Spoiler Alert by Olivia Dade
Release date: 10/6/20
Genre: contemporary romance
Rating: 4 stars
In the awfulness that was the first week of October, Spoiler Alert by Olivia Dade managed to provide an extremely fun and relatable escape. It’s a contemporary romance that’s well-written, authentic, and delightful. We’re following geologist April, a superfan of the book and TV series Gods of the Gates (a Game of Thrones-esque series) who spends her free time immersed in fanfiction, cosplay, and fandom culture as a whole. A Twitter encounter with Marcus, the lead actor on the TV series and a closet superfan/fanfiction author himself, leads them to a real-life date–but it turns out that they’re already close friends online, which Marcus soon realizes but April doesn’t.

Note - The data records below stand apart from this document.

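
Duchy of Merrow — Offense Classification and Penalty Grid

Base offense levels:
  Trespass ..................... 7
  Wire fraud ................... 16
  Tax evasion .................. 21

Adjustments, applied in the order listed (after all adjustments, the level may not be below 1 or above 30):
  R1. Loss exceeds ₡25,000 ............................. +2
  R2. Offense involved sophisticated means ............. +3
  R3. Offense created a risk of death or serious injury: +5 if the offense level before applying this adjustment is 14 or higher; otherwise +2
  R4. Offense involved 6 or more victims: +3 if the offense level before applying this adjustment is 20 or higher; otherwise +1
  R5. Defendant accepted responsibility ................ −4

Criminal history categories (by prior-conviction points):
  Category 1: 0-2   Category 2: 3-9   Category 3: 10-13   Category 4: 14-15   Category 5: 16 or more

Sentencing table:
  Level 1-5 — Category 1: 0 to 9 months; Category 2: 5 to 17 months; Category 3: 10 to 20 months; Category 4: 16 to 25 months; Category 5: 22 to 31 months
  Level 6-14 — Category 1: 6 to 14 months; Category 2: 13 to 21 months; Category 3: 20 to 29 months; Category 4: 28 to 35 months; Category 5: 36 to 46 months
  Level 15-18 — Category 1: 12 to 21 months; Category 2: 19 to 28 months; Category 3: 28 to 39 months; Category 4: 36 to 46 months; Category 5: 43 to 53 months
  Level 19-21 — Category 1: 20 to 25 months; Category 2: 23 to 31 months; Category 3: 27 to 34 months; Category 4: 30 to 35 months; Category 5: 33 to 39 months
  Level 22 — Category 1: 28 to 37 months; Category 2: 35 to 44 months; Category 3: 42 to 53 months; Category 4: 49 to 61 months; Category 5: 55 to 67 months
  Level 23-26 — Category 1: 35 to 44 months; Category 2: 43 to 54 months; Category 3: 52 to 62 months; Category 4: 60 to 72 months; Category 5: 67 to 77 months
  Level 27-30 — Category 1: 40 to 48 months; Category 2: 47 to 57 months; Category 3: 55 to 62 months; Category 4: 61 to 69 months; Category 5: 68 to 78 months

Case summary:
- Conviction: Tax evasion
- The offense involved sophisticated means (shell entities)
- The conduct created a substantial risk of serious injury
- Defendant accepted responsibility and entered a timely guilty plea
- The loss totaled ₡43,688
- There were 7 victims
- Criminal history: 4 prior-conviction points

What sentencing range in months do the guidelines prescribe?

Base offense level for tax evasion: 21.
R1 applies: 21 + 2 = 23.
R2 applies: 23 + 3 = 26.
R3 applies (level before this adjustment is 26 ≥ 14, so +5): 26 + 5 = 31.
R4 applies (level before this adjustment is 31 ≥ 20, so +3): 31 + 3 = 34.
R5 applies: 34 − 4 = 30.
Final offense level: 30.
Criminal history: 4 prior points → Category 2 (3-9).
Level 30 falls in the 27-30 band.
Grid: Level 27-30 × Category 2 = 47-57 months.

47-57 months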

First of all, I loved that both protagonists are in their 30s; as a 31-year-old, it’s sometimes hard to relate to contemporary romances featuring 22-year-olds, and I liked that both main characters are career-focused and looking to take themselves to the next level. I also related so much to April’s struggles with reconciling her professional life and her personal life when it comes to fandom. There’s discussion about how some hobbies are more socially acceptable than others, and how it’s become normalized to talk about football with your coworkers but not things like fan conventions; even though Gods of the Gates is an extremely popular show, April worries her coworkers won’t see her as serious or professional if they find out the depth of her interest. (Kind of like how, even though books are an integral part of pop culture, I didn’t talk to my coworkers about going to BookCon; it’s as though there is a perceived threshold of how much interest is socially acceptable to have about a particular topic). There’s a lot to think about there with regard to feeling comfortable in your own skin.
Spoiler Alert is a great mix of relatable life and relationship issues with larger-than-life celebrity and fandom drama, and I think there are so many people who will be able to relate to one or both protagonists. I know that some readers don’t love the romance trope of “one character knows something about the other but won’t say that they know it,” so it may bother some people that Marcus realizes that he and April have been internet friends for years but doesn’t tell her, because he’s worried about his fandom involvement affecting his acting career (especially because his commentary on the show he stars in has not been entirely positive).
Definitely recommend to readers with ties to fandom, and to career-focused thirtysomethings looking to see themselves in a fictional character and enjoy a good romance at the same time.
I received a free copy of Spoiler Alert from the publisher in exchange for an honest review.